I’m really glad that Douglas Farah made a comment on my “last entry about Charles Taylor and Al Qaeda”:, because if he hadn’t I never would have realized that “he has a blog”: (Farah, not Taylor, that is.)

Check it out for the West African diamond trade, Al Qaeda, Victor Bout, and more, all from an investigative journalist who’s been following this stuff for years.

UPDATE: I finally got caught up on all his last several posts myself. This bit regarding the Special Forces team that didn’t go after Ghailani in Liberia in November 2001 is particularly interesting, and clears up the questions I had about the matter:

In November 2001, the Defense Intelligence Agency had multiple source, reliable intelligence reports that it could score a major blow against the al Qaeda network that had just carried out 9-11. Their reports said Khalfan Ghailani, the senior al Qaeda operative arrested last week in Pakistan, was hiding out in Gbatala, Liberia, under the protection of Charles Taylor. This was just two weeks after my initial story on al Qaeda’s ties to the blood diamond trade. Gbatala was the ultra-secure base of Taylor’s ill-named Anti-Terrorist Unit (ATU), housed right next door to Taylor’ s sprawling private farm.

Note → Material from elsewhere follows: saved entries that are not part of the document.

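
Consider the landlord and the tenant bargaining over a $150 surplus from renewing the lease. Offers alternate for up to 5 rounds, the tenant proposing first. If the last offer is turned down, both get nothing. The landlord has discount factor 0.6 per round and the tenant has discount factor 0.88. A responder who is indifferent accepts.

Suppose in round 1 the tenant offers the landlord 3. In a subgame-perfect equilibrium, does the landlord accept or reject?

Round 5 (the tenant proposes): the landlord will accept anything ≥ 0, so the tenant offers 0 and keeps 150.
Round 4 (the landlord proposes): the tenant can get 150 next round, worth 0.88 × 150 = 132 now, so the landlord offers 132, keeping 18.
Round 3 (the tenant proposes): the landlord can get 18 next round, worth 0.6 × 18 = 10.8 now. The tenant offers 10.8 and keeps 150 − 10.8 = 139.2.
Round 2 (the landlord proposes): the tenant can get 139.2 next round, worth 0.88 × 139.2 = 122.496 now; the landlord offers that and keeps 27.504.
So by rejecting in round 1, the landlord gets 27.504 next round, worth 0.6 × 27.504 = 16.5024 now.
Offer 3 < 16.5024, so the landlord rejects.

Reject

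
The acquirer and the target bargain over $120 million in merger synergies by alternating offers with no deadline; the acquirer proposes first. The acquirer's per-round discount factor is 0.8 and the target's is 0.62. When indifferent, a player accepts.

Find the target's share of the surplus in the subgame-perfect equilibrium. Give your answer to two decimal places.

29.52

When the acquirer proposes, the target accepts any offer worth at least 0.62 times what the target would get by proposing next round; and vice versa.
This gives x = 120 − 0.62y and y = 120 − 0.8x, where x and y are each side's share when it proposes.
Hence (1 − 0.62·0.8)x = 120(1 − 0.62), i.e. 0.504·x = 45.6.
x ≈ 90.4762; the target's share is 120 − x ≈ 29.5238.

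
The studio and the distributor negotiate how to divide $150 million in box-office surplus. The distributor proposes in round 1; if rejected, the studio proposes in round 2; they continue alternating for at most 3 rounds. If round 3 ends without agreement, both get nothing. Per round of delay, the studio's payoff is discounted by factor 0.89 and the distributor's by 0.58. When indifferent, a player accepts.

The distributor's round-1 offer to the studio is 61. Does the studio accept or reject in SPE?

Accept

Round 3 (the distributor proposes): rejection yields 0 for the studio; the distributor offers 0 and keeps 150.
Round 2 (the studio proposes): the distributor can get 150 next round, worth 0.58 × 150 = 87 now. The studio offers 87 and keeps 150 − 87 = 63.
So by rejecting in round 1, the studio gets 63 next round, worth 0.89 × 63 = 56.07 now.
Offer 61 ≥ 56.07, so the studio accepts.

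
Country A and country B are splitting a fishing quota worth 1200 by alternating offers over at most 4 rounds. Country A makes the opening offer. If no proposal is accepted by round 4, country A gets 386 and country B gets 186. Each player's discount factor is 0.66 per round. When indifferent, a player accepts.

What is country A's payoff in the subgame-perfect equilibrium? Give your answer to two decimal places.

696.70

Round 4 (country B proposes): country A gets 386 if talks fail, so country B offers 386 and keeps 814.
Round 3 (country A proposes): country B can get 814 next round, worth 0.66 × 814 = 537.24 now. Country A offers 537.24 and keeps 1200 − 537.24 = 662.76.
Round 2 (country B proposes): country A can get 662.76 next round, worth 0.66 × 662.76 = 437.4216 now; country B offers that and keeps 762.5784.
Round 1 (country A proposes): country B can get 762.5784 next round, worth 0.66 × 762.5784 = 503.301744 now. Country A offers 503.301744 and keeps 1200 − 503.301744 = 696.698256.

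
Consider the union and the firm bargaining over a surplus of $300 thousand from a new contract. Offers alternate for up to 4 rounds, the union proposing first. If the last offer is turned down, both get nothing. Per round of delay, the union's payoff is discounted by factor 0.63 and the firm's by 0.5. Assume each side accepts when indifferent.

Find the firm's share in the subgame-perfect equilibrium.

102.75

Round 4 (the firm proposes): the union will accept anything ≥ 0, so the firm offers 0 and keeps 300.
Round 3 (the union proposes): the firm can get 300 next round, worth 0.5 × 300 = 150 now; the union offers that and keeps 150.
Round 2 (the firm proposes): the union can get 150 next round, worth 0.63 × 150 = 94.5 now. The firm offers 94.5 and keeps 300 − 94.5 = 205.5.
Round 1 (the union proposes): the firm can get 205.5 next round, worth 0.5 × 205.5 = 102.75 now; the union offers that and keeps 197.25.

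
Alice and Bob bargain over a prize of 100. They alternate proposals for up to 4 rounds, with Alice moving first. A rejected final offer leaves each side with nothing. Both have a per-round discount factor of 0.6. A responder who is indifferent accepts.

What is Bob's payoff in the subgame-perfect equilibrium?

Round 4 (Bob proposes): rejection yields 0 for Alice; Bob offers 0 and keeps 100.
Round 3 (Alice proposes): Bob can get 100 next round, worth 0.6 × 100 = 60 now, so Alice offers 60, keeping 40.
Round 2 (Bob proposes): Alice can get 40 next round, worth 0.6 × 40 = 24 now; Bob offers that and keeps 76.
Round 1 (Alice proposes): Bob can get 76 next round, worth 0.6 × 76 = 45.6 now. Alice offers 45.6 and keeps 100 − 45.6 = 54.4.

45.6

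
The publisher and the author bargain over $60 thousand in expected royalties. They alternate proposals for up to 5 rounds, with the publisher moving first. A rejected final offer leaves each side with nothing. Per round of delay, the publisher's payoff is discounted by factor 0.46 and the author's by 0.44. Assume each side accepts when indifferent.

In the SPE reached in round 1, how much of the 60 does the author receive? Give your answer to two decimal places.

17.14

Round 5 (the publisher proposes): the author will accept anything ≥ 0, so the publisher offers 0 and keeps 60.
Round 4 (the author proposes): the publisher can get 60 next round, worth 0.46 × 60 = 27.6 now, so the author offers 27.6, keeping 32.4.
Round 3 (the publisher proposes): the author can get 32.4 next round, worth 0.44 × 32.4 = 14.256 now. The publisher offers 14.256 and keeps 60 − 14.256 = 45.744.
Round 2 (the author proposes): the publisher can get 45.744 next round, worth 0.46 × 45.744 = 21.04224 now. The author offers 21.04224 and keeps 60 − 21.04224 = 38.95776.
Round 1 (the publisher proposes): the author can get 38.95776 next round, worth 0.44 × 38.95776 = 17.1414144 now, so the publisher offers 17.1414144, keeping 42.8585856.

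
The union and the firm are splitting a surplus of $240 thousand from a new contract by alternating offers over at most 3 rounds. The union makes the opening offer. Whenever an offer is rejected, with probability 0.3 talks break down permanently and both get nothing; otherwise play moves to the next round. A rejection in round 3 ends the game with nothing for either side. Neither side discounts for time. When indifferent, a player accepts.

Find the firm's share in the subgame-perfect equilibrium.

50.4

Round 3 (the union proposes): the firm will accept anything ≥ 0, so the union offers 0 and keeps 240.
Round 2 (the firm proposes): rejecting gives the union an expected 0.7 × 240 = 168, so the firm offers 168, keeping 72.
Round 1 (the union proposes): rejecting gives the firm an expected 0.7 × 72 = 50.4; the union offers that and keeps 189.6.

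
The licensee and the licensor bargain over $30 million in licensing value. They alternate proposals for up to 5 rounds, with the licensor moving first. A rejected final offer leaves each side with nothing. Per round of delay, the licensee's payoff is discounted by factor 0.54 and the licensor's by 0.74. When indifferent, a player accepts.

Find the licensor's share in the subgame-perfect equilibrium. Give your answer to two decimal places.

24.10

Round 5 (the licensor proposes): the licensee will accept anything ≥ 0, so the licensor offers 0 and keeps 30.
Round 4 (the licensee proposes): the licensor can get 30 next round, worth 0.74 × 30 = 22.2 now; the licensee offers that and keeps 7.8.
Round 3 (the licensor proposes): the licensee can get 7.8 next round, worth 0.54 × 7.8 = 4.212 now, so the licensor offers 4.212, keeping 25.788.
Round 2 (the licensee proposes): the licensor can get 25.788 next round, worth 0.74 × 25.788 = 19.08312 now. The licensee offers 19.08312 and keeps 30 − 19.08312 = 10.91688.
Round 1 (the licensor proposes): the licensee can get 10.91688 next round, worth 0.54 × 10.91688 = 5.8951152 now, so the licensor offers 5.8951152, keeping 24.1048848.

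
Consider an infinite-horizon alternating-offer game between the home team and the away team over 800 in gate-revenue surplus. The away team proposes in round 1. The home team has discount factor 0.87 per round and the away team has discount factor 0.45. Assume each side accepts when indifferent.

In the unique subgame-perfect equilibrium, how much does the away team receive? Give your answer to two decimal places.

When the away team proposes, the home team accepts any offer worth at least 0.87 times what the home team would get by proposing next round; and vice versa.
This gives x = 800 − 0.87y and y = 800 − 0.45x, where x and y are each side's share when it proposes.
Hence (1 − 0.87·0.45)x = 800(1 − 0.87), i.e. 0.6085·x = 104.
x ≈ 170.9121; the home team's share is 800 − x ≈ 629.0879.

170.91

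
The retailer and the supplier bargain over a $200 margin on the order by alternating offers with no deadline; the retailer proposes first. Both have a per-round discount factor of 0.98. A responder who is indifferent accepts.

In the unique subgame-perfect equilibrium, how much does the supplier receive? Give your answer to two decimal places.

98.99

When the retailer proposes, the supplier accepts any offer worth at least 0.98 times what the supplier would get by proposing next round; and vice versa.
This gives x = 200 − 0.98y and y = 200 − 0.98x, where x and y are each side's share when it proposes.
Hence (1 − 0.98·0.98)x = 200(1 − 0.98), i.e. 0.0396·x = 4.
x ≈ 101.0101; the supplier's share is 200 − x ≈ 98.9899.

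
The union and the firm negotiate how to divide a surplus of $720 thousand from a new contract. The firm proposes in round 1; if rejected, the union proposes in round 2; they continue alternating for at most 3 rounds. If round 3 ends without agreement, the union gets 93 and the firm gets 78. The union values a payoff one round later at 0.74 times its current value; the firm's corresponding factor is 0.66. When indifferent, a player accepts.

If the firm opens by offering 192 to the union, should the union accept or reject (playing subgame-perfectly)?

Round 3 (the firm proposes): the union gets 93 if talks fail, so the firm offers 93 and keeps 627.
Round 2 (the union proposes): the firm can get 627 next round, worth 0.66 × 627 = 413.82 now. The union offers 413.82 and keeps 720 − 413.82 = 306.18.
So by rejecting in round 1, the union gets 306.18 next round, worth 0.74 × 306.18 = 226.5732 now.
Offer 192 < 226.5732, so the union rejects.

Reject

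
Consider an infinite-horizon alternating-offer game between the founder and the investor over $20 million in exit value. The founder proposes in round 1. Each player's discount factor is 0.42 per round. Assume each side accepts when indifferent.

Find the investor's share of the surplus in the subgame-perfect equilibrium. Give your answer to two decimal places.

5.92

In a stationary SPE each proposer offers the other exactly their discounted continuation value.
If the founder keeps x when proposing and the investor keeps y when proposing, then x = 20 − 0.42y and y = 20 − 0.42x.
Solving: x = 20(1 − 0.42) / (1 − 0.42·0.42) = 11.6 / 0.8236 ≈ 14.0845.
The investor gets 20 − 14.0845 ≈ 5.9155.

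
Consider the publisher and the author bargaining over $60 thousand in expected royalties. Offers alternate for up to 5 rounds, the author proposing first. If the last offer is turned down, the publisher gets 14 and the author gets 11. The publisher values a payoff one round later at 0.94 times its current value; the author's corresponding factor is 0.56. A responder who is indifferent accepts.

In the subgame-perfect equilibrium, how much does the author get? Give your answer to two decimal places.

Round 5 (the author proposes): the publisher gets 14 if talks fail, so the author offers 14 and keeps 46.
Round 4 (the publisher proposes): the author can get 46 next round, worth 0.56 × 46 = 25.76 now. The publisher offers 25.76 and keeps 60 − 25.76 = 34.24.
Round 3 (the author proposes): the publisher can get 34.24 next round, worth 0.94 × 34.24 = 32.1856 now, so the author offers 32.1856, keeping 27.8144.
Round 2 (the publisher proposes): the author can get 27.8144 next round, worth 0.56 × 27.8144 = 15.576064 now; the publisher offers that and keeps 44.423936.
Round 1 (the author proposes): the publisher can get 44.423936 next round, worth 0.94 × 44.423936 = 41.75849984 now, so the author offers 41.75849984, keeping 18.24150016.

18.24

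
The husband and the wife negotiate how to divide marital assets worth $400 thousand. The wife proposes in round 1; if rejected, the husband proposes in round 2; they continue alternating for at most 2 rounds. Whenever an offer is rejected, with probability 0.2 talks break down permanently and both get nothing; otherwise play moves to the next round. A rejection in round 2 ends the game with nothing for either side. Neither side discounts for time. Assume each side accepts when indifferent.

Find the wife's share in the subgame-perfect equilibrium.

80

By backward induction:
Round 2 (the husband proposes): the wife will accept anything ≥ 0, so the husband offers 0 and keeps 400.
Round 1 (the wife proposes): rejecting gives the husband an expected 0.8 × 400 = 320, so the wife offers 320, keeping 80.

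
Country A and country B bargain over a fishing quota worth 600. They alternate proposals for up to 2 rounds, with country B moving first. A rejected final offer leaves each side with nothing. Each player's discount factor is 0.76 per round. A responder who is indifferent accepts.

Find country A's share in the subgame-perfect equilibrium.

Round 2 (country A proposes): rejection yields 0 for country B; country A offers 0 and keeps 600.
Round 1 (country B proposes): country A can get 600 next round, worth 0.76 × 600 = 456 now. Country B offers 456 and keeps 600 − 456 = 144.

456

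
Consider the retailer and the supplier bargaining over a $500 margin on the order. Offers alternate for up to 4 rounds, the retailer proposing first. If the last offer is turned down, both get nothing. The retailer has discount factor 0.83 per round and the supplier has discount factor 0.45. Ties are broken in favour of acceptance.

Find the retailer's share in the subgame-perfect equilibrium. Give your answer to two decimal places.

377.71

Round 4 (the supplier proposes): rejection yields 0 for the retailer; the supplier offers 0 and keeps 500.
Round 3 (the retailer proposes): the supplier can get 500 next round, worth 0.45 × 500 = 225 now. The retailer offers 225 and keeps 500 − 225 = 275.
Round 2 (the supplier proposes): the retailer can get 275 next round, worth 0.83 × 275 = 228.25 now; the supplier offers that and keeps 271.75.
Round 1 (the retailer proposes): the supplier can get 271.75 next round, worth 0.45 × 271.75 = 122.2875 now, so the retailer offers 122.2875, keeping 377.7125.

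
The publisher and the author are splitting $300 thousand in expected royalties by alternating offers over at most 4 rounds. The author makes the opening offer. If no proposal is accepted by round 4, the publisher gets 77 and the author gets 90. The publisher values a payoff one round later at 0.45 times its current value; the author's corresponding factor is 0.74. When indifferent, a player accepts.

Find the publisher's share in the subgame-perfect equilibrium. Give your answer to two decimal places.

66.57

Round 4 (the publisher proposes): the author gets 90 if talks fail, so the publisher offers 90 and keeps 210.
Round 3 (the author proposes): the publisher can get 210 next round, worth 0.45 × 210 = 94.5 now, so the author offers 94.5, keeping 205.5.
Round 2 (the publisher proposes): the author can get 205.5 next round, worth 0.74 × 205.5 = 152.07 now, so the publisher offers 152.07, keeping 147.93.
Round 1 (the author proposes): the publisher can get 147.93 next round, worth 0.45 × 147.93 = 66.5685 now, so the author offers 66.5685, keeping 233.4315.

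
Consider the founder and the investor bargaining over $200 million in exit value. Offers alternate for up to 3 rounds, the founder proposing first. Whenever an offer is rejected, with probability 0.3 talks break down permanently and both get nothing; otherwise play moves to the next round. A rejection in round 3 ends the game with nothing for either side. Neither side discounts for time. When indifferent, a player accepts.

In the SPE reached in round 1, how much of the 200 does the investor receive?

42

By backward induction:
Round 3 (the founder proposes): the investor will accept anything ≥ 0, so the founder offers 0 and keeps 200.
Round 2 (the investor proposes): rejecting gives the founder an expected 0.7 × 200 = 140, so the investor offers 140, keeping 60.
Round 1 (the founder proposes): rejecting gives the investor an expected 0.7 × 60 = 42, so the founder offers 42, keeping 158.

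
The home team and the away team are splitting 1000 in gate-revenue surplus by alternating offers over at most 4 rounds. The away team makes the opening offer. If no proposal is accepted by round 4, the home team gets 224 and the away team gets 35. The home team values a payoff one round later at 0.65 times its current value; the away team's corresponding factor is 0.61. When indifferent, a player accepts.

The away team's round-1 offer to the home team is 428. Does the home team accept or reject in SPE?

Reject

Round 4 (the home team proposes): the away team gets 35 if talks fail, so the home team offers 35 and keeps 965.
Round 3 (the away team proposes): the home team can get 965 next round, worth 0.65 × 965 = 627.25 now, so the away team offers 627.25, keeping 372.75.
Round 2 (the home team proposes): the away team can get 372.75 next round, worth 0.61 × 372.75 = 227.3775 now; the home team offers that and keeps 772.6225.
So by rejecting in round 1, the home team gets 772.6225 next round, worth 0.65 × 772.6225 = 502.204625 now.
Offer 428 < 502.204625, so the home team rejects.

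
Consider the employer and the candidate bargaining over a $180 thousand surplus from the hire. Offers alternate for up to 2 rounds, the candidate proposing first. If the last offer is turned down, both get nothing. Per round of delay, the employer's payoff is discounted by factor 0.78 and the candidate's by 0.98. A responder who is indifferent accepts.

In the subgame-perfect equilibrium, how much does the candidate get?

Work backward from the last round.
Round 2 (the employer proposes): the candidate will accept anything ≥ 0, so the employer offers 0 and keeps 180.
Round 1 (the candidate proposes): the employer can get 180 next round, worth 0.78 × 180 = 140.4 now; the candidate offers that and keeps 39.6.

39.6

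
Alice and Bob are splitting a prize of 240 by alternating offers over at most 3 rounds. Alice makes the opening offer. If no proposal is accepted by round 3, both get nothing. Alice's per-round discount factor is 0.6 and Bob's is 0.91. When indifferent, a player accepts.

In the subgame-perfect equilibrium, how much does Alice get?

152.64

Round 3 (Alice proposes): Bob will accept anything ≥ 0, so Alice offers 0 and keeps 240.
Round 2 (Bob proposes): Alice can get 240 next round, worth 0.6 × 240 = 144 now; Bob offers that and keeps 96.
Round 1 (Alice proposes): Bob can get 96 next round, worth 0.91 × 96 = 87.36 now. Alice offers 87.36 and keeps 240 − 87.36 = 152.64.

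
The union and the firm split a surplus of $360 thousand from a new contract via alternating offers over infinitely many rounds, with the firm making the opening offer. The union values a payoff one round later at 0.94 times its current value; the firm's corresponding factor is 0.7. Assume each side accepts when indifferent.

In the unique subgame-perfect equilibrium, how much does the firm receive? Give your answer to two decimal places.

63.16

Let x be the firm's share when the firm proposes and y be the union's share when the union proposes.
The union accepts iff offered ≥ 0.94·y, so x = 360 − 0.94y. Symmetrically y = 360 − 0.7x.
Substituting: x = 360 − 0.94(360 − 0.7x), giving x(1 − 0.7·0.94) = 360(1 − 0.94).
So x = 360 × 0.06 / 0.342 ≈ 63.1579, and the union receives 360 − x ≈ 296.8421.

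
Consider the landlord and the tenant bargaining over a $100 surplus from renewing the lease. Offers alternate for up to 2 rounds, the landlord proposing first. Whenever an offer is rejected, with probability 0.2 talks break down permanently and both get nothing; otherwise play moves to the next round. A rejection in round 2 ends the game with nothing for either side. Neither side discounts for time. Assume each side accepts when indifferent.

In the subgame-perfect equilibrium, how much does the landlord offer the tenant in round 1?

80

Round 2 (the tenant proposes): the landlord will accept anything ≥ 0, so the tenant offers 0 and keeps 100.
Round 1 (the landlord proposes): rejecting gives the tenant an expected 0.8 × 100 = 80; the landlord offers that and keeps 20.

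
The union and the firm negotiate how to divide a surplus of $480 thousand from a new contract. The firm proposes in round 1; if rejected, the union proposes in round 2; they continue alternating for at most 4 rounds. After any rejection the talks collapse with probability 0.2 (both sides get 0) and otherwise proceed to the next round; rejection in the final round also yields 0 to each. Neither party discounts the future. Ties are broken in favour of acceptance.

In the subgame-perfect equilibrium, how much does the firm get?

By backward induction:
Round 4 (the union proposes): rejection yields 0 for the firm; the union offers 0 and keeps 480.
Round 3 (the firm proposes): rejecting gives the union an expected 0.8 × 480 = 384, so the firm offers 384, keeping 96.
Round 2 (the union proposes): rejecting gives the firm an expected 0.8 × 96 = 76.8. The union offers 76.8 and keeps 480 − 76.8 = 403.2.
Round 1 (the firm proposes): rejecting gives the union an expected 0.8 × 403.2 = 322.56, so the firm offers 322.56, keeping 157.44.

157.44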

With virtually no forces in the area, the Pentagon ordered a small U.S. Special Forces team carrying out a training operation in neighboring Guinea, to prepare a snatch operation. With Ghailani were three other suspected al Qaeda terrorists, including Fazul Abdullah Mohamed, Ghailani’s partner in the West Africa diamond buying operation. The two had also worked together in the 1998 bombings of the U.S. embassies in East Africa. The other two were not identified.

The team prepared its mission and was placed on high alert. But, with no other assets on the ground and no one in the area who spoke Krio or was not obviously a foreigner, final reconnaissance and recognition of the target was not able to be achieved. After about a week, the group stood down, and were rotated to a different location. (For more details, see pp. 82-83 of Blood From Stones). It would have been a different al Qaeda today if the operation had been able to proceed and had nabbed the two. Fazul went on to participate in the Mombasa bombings and other attacks. Ghailani returned to Afghanistan after West Africa, then resurfaced in the al Qaeda cell in Pakistan that was planning multiple attacks on the United States.